If you are not familiar with The Screwtape Letters, it is is a satirical Christian apologetics novel written in epistolary style by C. S. Lewis, first published in book form in February 1942. The story takes the form of a series of letters from a senior demon, Screwtape, to his nephew, a junior “tempter” named Wormwood, so as to advise him on methods of securing the damnation of a British man, known only as “the Patient” (wiki source) .
In chapter 25, Screwtape discusses “the horror of the same old thing” as “one of the most valuable passions we (read:the devil) have produced in the human heart.” The discussion follows about how fashion, novelty and change will certainly produce an insatiable desire for more of the same. Displaying his keen insight through the voice of his character Lewis writes… “This demand is valuable in various ways. In the first place it diminishes pleasure while increasing desire. The pleasure of novelty is by its very nature more subject than any other to the law of diminishing returns.”

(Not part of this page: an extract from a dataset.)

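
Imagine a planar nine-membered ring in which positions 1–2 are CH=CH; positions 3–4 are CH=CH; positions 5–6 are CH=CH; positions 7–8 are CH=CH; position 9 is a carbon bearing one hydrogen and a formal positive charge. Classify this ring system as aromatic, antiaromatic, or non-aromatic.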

We are like this. We regularly succumb to the temptation to be bored with the regular, seasonal, rhythm of disciplined Christian living, and seek the next exciting wave of distraction. Churches are susceptible as well, trading a plodding, rhythmical method of discipleship for trendiness and excitement.
It’s not helping. I remember when I heard about a few of the local churches doing “40 Days Of Purpose” and thinking it was just the latest fad. It was, it’s over. This is not an indictment of that book or that program, I’ve never read any of Rick Warren’s material. But I agree with Lewis, and object to all the fads and hype in the culture, as well as the church. We have programs designed to assist people with needs, I think that is great. But the emphasis on the personal issues needs to be a distant second to our primary mission, that is, to know and represent Jesus in our world.
More from Screwtape on the matter:
“The game is to have them running about with fire extinguishers whenever there is a flood, and all crowding to that side of the boat which is already nearly gunwale under. Thus we make it fashionable to expose the dangers of enthusiasm at the very moment when they are all really becoming worldly and lukewarm; a century later, when we are really making them all Byronic and drunk with emotion, the fashionable outcry is directed against the dangers of the mere “understanding”.
As for myself, and as I speak for Calvary Arlington, we will continue to provide the teaching of God’s word for our community. In the end, people don’t need programs, fads, and excitement, they need Jesus.